Anthropocene Campus, ©Sera Cakal

Statements by Matteo Pasquinelli (philosopher, Berlin), Marco Armiero (Environmental Humanities Laboratory, KTH Royal Institute of Technology, Stockholm), Herbert Lohner (Friends of the Earth, Berlin). Discussion moderated by Cordula Hamschmidt.´

The “Age of Man” raises central questions for philosophy and jurisprudence: who or what has or holds agency in the Anthropocene? How is agency wielded, enacted, employed? What party lays claim to advocacy – as representative claim or from a position of defense? When non-human entities – such as carbon dioxide, stock exchanges, or planetary technics – are powerful enough to restructure not only societies, but also to effect human law, an appropriate modification of how intercession is conceived seems expedient. With such grave consequences posed by actions and agents within the state of transition the Earth system is undergoing, there no longer re-mains a point in arguing between intentionality or unintentionality. The knowledge we have on hand makes clear: nothing can be called unintentional anymore.

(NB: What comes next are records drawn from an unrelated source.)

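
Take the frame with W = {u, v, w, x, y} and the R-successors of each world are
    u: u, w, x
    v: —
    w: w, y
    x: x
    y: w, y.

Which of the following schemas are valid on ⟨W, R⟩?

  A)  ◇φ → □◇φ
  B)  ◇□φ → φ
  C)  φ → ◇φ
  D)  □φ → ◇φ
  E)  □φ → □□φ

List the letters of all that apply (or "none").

none

R is not reflexive: not v R v.
R is not symmetric: u R w but not w R u.
R is not transitive: u R w and w R y but not u R y.
R is not euclidean: u R w and u R u but not w R u.
R is not serial: v has no R-successor.
(A) ◇φ → □◇φ is axiom 5; it is valid on a frame exactly when R is euclidean. R is not euclidean, so not valid.
(B) the dual of axiom B: valid iff R is symmetric. R is not symmetric — not valid.
(C) the dual of axiom T: valid iff R is reflexive. R is not reflexive — not valid.
(D) □φ → ◇φ is axiom D, which corresponds to seriality. R is not serial — not valid.
(E) □φ → □□φ is axiom 4; it is valid on a frame exactly when R is transitive. R is not transitive, so not valid.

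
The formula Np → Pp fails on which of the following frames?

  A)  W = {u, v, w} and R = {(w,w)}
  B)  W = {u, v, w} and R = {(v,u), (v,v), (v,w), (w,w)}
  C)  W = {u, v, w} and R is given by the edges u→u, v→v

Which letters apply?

The schema Np → Pp is axiom D; it is valid on a frame iff R is serial.
(A) R is not serial (u has no R-successor), so the schema fails here.
(B) R is not serial (u has no R-successor), so the schema fails here.
(C) R is not serial (w has no R-successor), so the schema fails here.

A, B, C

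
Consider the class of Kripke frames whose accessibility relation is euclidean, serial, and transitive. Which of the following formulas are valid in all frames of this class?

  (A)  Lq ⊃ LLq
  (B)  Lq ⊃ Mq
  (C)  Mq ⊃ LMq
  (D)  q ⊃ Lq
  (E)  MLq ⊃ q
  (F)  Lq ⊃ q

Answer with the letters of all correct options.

(A) Lq ⊃ LLq is axiom 4; it is valid on a frame exactly when R is transitive. Every such R is transitive, so valid.
(B) Lq ⊃ Mq is axiom D, which corresponds to seriality. Every such R is serial — valid.
(C) Mq ⊃ LMq (axiom 5) characterises the euclidean frames. Every such R is euclidean — valid.
(D) q ⊃ Lq (equivalent to ◇p→p) corresponds to R being a subset of the identity. Such an R need not be a subset of the identity, so not valid.
(E) MLq ⊃ q is the dual of axiom B, which corresponds to symmetry. Such an R need not be symmetric — not valid.
(F) Lq ⊃ q is axiom T, which corresponds to reflexivity. Such an R need not be reflexive — not valid.

A, B, C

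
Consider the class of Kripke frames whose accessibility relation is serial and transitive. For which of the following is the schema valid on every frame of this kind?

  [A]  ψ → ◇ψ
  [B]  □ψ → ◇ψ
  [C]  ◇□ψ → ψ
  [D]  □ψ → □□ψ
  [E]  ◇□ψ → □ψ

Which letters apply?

B, D

(A) ψ → ◇ψ (the dual of axiom T) characterises the reflexive frames. Such an R need not be reflexive — not valid.
(B) □ψ → ◇ψ is axiom D; it is valid on a frame exactly when R is serial. Every such R is serial, so valid.
(C) ◇□ψ → ψ is the dual of axiom B, which corresponds to symmetry. Such an R need not be symmetric — not valid.
(D) axiom 4: valid iff R is transitive. Every such R is transitive — valid.
(E) ◇□ψ → □ψ is the dual of axiom 5, which corresponds to the euclidean property. Such an R need not be euclidean — not valid.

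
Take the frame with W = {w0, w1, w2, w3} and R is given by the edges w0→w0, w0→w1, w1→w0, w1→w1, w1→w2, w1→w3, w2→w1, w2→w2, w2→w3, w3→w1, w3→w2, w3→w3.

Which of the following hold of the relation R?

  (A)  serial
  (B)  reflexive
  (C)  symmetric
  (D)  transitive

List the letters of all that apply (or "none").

A, B, C

(A) serial: every world has an R-successor.
(B) reflexive: each world relates to itself.
(C) symmetric: every R-edge is matched by its reverse.
(D) not transitive: w0 R w1 and w1 R w2 but not w0 R w2.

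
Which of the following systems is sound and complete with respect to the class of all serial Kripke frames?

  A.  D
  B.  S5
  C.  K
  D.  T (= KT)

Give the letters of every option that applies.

(A) D is determined by exactly this class.
(B) S5 is determined by the class of reflexive, symmetric, and transitive frames.
(C) K is determined by the class of arbitrary frames.
(D) T (= KT) is determined by the class of reflexive frames.

A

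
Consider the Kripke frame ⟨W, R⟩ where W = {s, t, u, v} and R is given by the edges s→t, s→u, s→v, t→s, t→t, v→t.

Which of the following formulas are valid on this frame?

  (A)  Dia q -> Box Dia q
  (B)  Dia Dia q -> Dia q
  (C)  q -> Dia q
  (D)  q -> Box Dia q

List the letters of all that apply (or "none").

R is not reflexive: not s R s.
R is not symmetric: s R u but not u R s.
R is not transitive: s R t and t R s but not s R s.
R is not euclidean: s R t and s R u but not t R u.
(A) Dia q -> Box Dia q (axiom 5) characterises the euclidean frames. R is not euclidean — not valid.
(B) the dual of axiom 4: valid iff R is transitive. R is not transitive — not valid.
(C) q -> Dia q (the dual of axiom T) characterises the reflexive frames. R is not reflexive — not valid.
(D) q -> Box Dia q is axiom B; it is valid on a frame exactly when R is symmetric. R is not symmetric, so not valid.

none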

Appeals for a “natural contract” as a necessary update to the social contract of the Moderns, or calls for a convocation of a “parliament of things” are commonplace within the humanities. Yet despite these conceptual propositions, urgent questions remain: who or what counts as a subject? Who and what constitute a political body? Who speaks for whom? How can a philosophy of agency reimagine not only the register of the subject, but the ethical entanglements of activity? How can jurisprudence adapt its codes, forms, and procedures to reflect the multi-agential realities of the Anthropocene? How can representation beyond-the-human be comprehended, if to be enacted?